The Significance of Lewis Acid Sites for the Selective Catalytic Reduction of Nitric Oxide on Vanadium-Based Catalysts

The long debated reaction mechanisms of the selective catalytic reduction (SCR) of nitric oxide with ammonia (NH3) on vanadium‐based catalysts rely on the involvement of Brønsted or Lewis acid sites. This issue has been clearly elucidated using a combination of transient perturbations of the catalyst environment with operando time‐resolved spectroscopy to obtain unique molecular level insights. Nitric oxide reacts predominantly with NH3 coordinated to Lewis sites on vanadia on tungsta–titania (V2O5‐WO3‐TiO2), while Brønsted sites are not involved in the catalytic cycle. The Lewis site is a mono‐oxo vanadyl group that reduces only in the presence of both nitric oxide and NH3. We were also able to verify the formation of the nitrosamide (NH2NO) intermediate, which forms in tandem with vanadium reduction, and thus the entire mechanism of SCR. Our experimental approach, demonstrated in the specific case of SCR, promises to progress the understanding of chemical reactions of technological relevance.
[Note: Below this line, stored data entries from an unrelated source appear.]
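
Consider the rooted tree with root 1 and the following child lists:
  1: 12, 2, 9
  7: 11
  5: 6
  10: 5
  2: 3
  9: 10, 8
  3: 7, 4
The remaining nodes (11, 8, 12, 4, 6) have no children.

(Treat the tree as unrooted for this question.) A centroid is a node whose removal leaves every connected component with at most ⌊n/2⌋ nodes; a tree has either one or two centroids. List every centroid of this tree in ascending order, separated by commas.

1

Removing 1 splits the tree into components of sizes 5, 5, 1; the largest is 5 ≤ ⌊12/2⌋ = 6.
No neighbour of 1 does as well, so 1 is the unique centroid.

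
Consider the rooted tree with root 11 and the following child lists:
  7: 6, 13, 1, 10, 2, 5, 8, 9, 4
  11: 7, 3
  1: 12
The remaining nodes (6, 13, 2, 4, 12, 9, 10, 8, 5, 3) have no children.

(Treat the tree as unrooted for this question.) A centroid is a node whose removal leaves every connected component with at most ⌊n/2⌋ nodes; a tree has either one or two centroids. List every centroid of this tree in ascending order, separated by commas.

7

Delete 7: the remaining components have sizes 2, 2, 1, 1, 1, 1, 1, 1, 1, 1. Max 2 ≤ 6, so 7 is a centroid.
No neighbour of 7 does as well, so 7 is the unique centroid.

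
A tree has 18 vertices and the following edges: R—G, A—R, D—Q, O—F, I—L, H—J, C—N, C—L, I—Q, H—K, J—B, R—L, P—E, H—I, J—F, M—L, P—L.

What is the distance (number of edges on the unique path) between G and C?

The path is G – R – L – C, which has 3 edges.

3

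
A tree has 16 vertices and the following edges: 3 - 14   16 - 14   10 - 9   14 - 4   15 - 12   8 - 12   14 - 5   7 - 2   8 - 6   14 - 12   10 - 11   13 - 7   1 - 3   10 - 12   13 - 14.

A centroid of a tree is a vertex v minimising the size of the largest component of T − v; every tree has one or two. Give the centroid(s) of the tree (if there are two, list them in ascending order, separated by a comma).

If 14 is removed the pieces have sizes 7, 3, 2, 1, 1, 1, all ≤ ⌊16/2⌋ = 8.
Every other node leaves some component of size > 8, so the centroid is unique.

14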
Selective catalytic reduction of NO with ammonia on vanadium goes Lewis: A combination of time‐resolved diffuse reflectance IR spectroscopy (DRIFTS) and visible spectroscopy (DR‐Vis) with a modulated excitation approach, provided unambiguous evidence for the participation of Lewis acid sites in the selective catalytic reduction of NO with NH3 over V2O5‐WO3‐TiO2 catalysts.